Скрестив на груди руки, я обратился к Александру:
-- Брат, тебе никто не говорил, что твой сын паршивый ублюдок? --
Разумеется, это был чисто риторический вопрос. Не дожидаясь ответа, я
призвал к себе Образ Источника. -- Мне его совсем не жаль.
Как только Образ появился, изолирующие чары рухнули, но Агнцам уже
поздно было тянуться за своими Янь. Я влепил по ним сочным, забористым,
немного хулиганским и очень эффективным заклинанием, которое приготовил
специально для этого случая.
Даже не пикнув, чудища растаяли в воздухе. Вместе с ними исчез и
Харальд, чье лицо в последнюю секунду его жизни выражало тупое недоумение.

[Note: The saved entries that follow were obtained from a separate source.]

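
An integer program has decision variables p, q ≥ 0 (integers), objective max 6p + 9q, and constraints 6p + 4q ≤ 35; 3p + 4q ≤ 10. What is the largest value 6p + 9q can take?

(p,q)=(2,1): 6·2+4·1=16≤35, 3·2+4·1=10≤10, objective 21.
(p,q)=(3,0): 6·3+4·0=18≤35, 3·3+4·0=9≤10, objective 18.
(p,q)=(0,2): 6·0+4·2=8≤35, 3·0+4·2=8≤10, objective 18.
The best lattice point is (2,1), giving 21.

21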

Он так и не понял, что с ним произошло.
Прощальным аккордом раздался громкий хлопок. Не знаю почему, может, из
чистого озорства, я не включил в свое заклинание стандартную процедуру
"мягкого" выравнивания перепадов давления, неизбежно возникающих при
перемещении объектов.
Да, я совершил убийство -- и не в приступе гнева, не в пылу борьбы, а
обдуманно и хладнокровно, тщательно взвесив все "за" и "против" и выбрав
меньшее из зол. Я нисколько не сожалел о потерянном родственнике. Харальд
был слишком гадок, глуп и жалок, чтобы я мог пожелать ему долгих лет жизни.
Он был неисправим, и то, что я сделал с ним, было актом высшего милосердия.

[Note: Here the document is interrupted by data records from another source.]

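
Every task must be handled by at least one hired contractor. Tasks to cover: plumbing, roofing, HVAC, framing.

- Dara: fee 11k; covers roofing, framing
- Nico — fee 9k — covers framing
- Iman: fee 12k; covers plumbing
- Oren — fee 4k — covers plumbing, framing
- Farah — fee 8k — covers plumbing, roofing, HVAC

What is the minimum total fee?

Choose Oren and Farah: together they cover plumbing, roofing, HVAC, framing — every task.
Total fee: 4 + 8 = 12.
No cover costs less than 12.

12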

-- Харальд! -- закричал Александр. -- Харальд!.. Артур, что с моим
сыном?
-- Его больше нет, -- устало ответил я. -- Я распылил его на атомы и
развеял их по бескрайним просторам Вселенной. Надеюсь, он не страдал.
-- Боже! -- в ужасе прошептал Александр. -- Харальд, мой сын... Ты
убийца, Артур! Я ненавижу тебя!
Я понимал, что сейчас возражать бесполезно, поэтому молча снял с брата
заклятие неподвижности и приготовился отразить его атаку, продиктованную
бессильной яростью и отчаянием. Хороший удар в челюсть заставил бы его более
трезво оценить происшедшее.
Однако Александр продолжал сидеть в кресле, не проявляя никаких
признаков агрессивности. Он только удобнее откинулся на спинку и закрыл
глаза. По его щекам катились слезы.
-- Брат, -- наконец произнес он. -- Ты понимаешь, что теперь между нами
не может быть мира?
Я горько усмехнулся и ответил:
-- Мы и раньше-то не были особенно дружны.
Ко мне подошла Бренда и положила руку на мое плечо.
-- Нам пора возвращаться, Артур.
-- Да, -- сказал я, -- пора. Здесь наши дела улажены. Теперь нам
предстоит путь в бесконечность, к Источнику.
КОНЕЦ
Апрель -- август 1994 г.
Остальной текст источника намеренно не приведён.